LaSalle Hotel Properties ' ( LHO ) shares and dividend are on the upswing as the owner of upscale hotels goes on an acquisition spree.
Though the stock has gone mostly sideways in recent years, it's up 15% so far in 2013, a bit shy of the S&P 500's 19% gain.
Meanwhile, the quarterly dividend has soared over the past three years after it was slashed to just a penny a share during the financial crisis of 2008-09.
The latest increase was announced in July, a 40% jump to 28 cents a share. The annualized dividend now totals $1.12 a share, which yields about 4% at the current share price. That's well above the S&P average of 2.5%.

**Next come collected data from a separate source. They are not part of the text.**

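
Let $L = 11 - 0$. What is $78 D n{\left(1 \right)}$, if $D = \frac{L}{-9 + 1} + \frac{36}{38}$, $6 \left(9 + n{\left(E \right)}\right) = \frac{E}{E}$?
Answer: $\frac{44785}{152} \approx 294.64$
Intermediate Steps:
$L = 11$ ($L = 11 + 0 = 11$)
$n{\left(E \right)} = - \frac{53}{6}$ ($n{\left(E \right)} = -9 + \frac{E \frac{1}{E}}{6} = -9 + \frac{1}{6} \cdot 1 = -9 + \frac{1}{6} = - \frac{53}{6}$)
$D = - \frac{65}{152}$ ($D = \frac{11}{-9 + 1} + \frac{36}{38} = \frac{11}{-8} + 36 \cdot \frac{1}{38} = 11 \left(- \frac{1}{8}\right) + \frac{18}{19} = - \frac{11}{8} + \frac{18}{19} = - \frac{65}{152} \approx -0.42763$)
$78 D n{\left(1 \right)} = 78 \left(- \frac{65}{152}\right) \left(- \frac{53}{6}\right) = \left(- \frac{2535}{76}\right) \left(- \frac{53}{6}\right) = \frac{44785}{152}$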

"Our strong results year to date have been encouraging while our outlook for the balance of the year is solid," President and CEO Michael Barnello said when the dividend was most recently raised.
LaSalle is a real estate investment trust, or REIT, that owns some 40 luxury hotels across the country. REITs typically offer investors high yields in return for favorable tax treatment.

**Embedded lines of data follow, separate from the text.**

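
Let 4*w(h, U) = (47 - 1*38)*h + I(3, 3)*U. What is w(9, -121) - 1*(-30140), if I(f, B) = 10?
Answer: 119431/4 ≈ 29858.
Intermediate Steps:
w(h, U) = 5*U/2 + 9*h/4 (w(h, U) = ((47 - 1*38)*h + 10*U)/4 = ((47 - 38)*h + 10*U)/4 = (9*h + 10*U)/4 = 5*U/2 + 9*h/4)
w(9, -121) - 1*(-30140) = ((5/2)*(-121) + (9/4)*9) - 1*(-30140) = (-605/2 + 81/4) + 30140 = -1129/4 + 30140 = 119431/4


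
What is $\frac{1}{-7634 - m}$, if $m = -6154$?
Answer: $- \frac{1}{1480} \approx -0.00067568$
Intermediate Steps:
$\frac{1}{-7634 - m} = \frac{1}{-7634 - -6154} = \frac{1}{-7634 + 6154} = \frac{1}{-1480} = - \frac{1}{1480}$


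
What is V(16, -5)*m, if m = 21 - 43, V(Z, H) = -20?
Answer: 440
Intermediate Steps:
m = -22
V(16, -5)*m = -20*(-22) = 440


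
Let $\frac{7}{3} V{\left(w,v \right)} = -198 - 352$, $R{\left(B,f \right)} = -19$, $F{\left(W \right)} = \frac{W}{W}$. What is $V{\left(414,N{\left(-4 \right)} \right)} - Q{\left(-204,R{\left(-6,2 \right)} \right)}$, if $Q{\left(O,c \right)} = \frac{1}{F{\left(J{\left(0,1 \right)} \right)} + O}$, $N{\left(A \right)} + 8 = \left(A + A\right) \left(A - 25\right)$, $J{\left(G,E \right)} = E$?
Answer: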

LaSalle reports Q3 results after the market closes on Wednesday. Profit for the period is expected to hold steady at 68 cents a share on an 8% increase in revenue, to $256.6 million.
After sharp declines during the financial crisis, annual profit has bounced back and is expected to rise 7% this year and 15% in 2014. The company has recently purchased six upscale hotels in Key West, Fla., and San Francisco, where demand is strong.
"We remain upbeat about LaSalle's strategic moves that are aimed at strengthening its portfolio base of luxury and upper-upscale hotels in high barrier-to-entry markets throughout the U.S," Zacks Equity Research said in a research note Sept. 3. "The strong portfolio positions it well to ride on the growth trajectory going forward."
The stock is at the upper end of a buy range following a rebound off its 50-day average.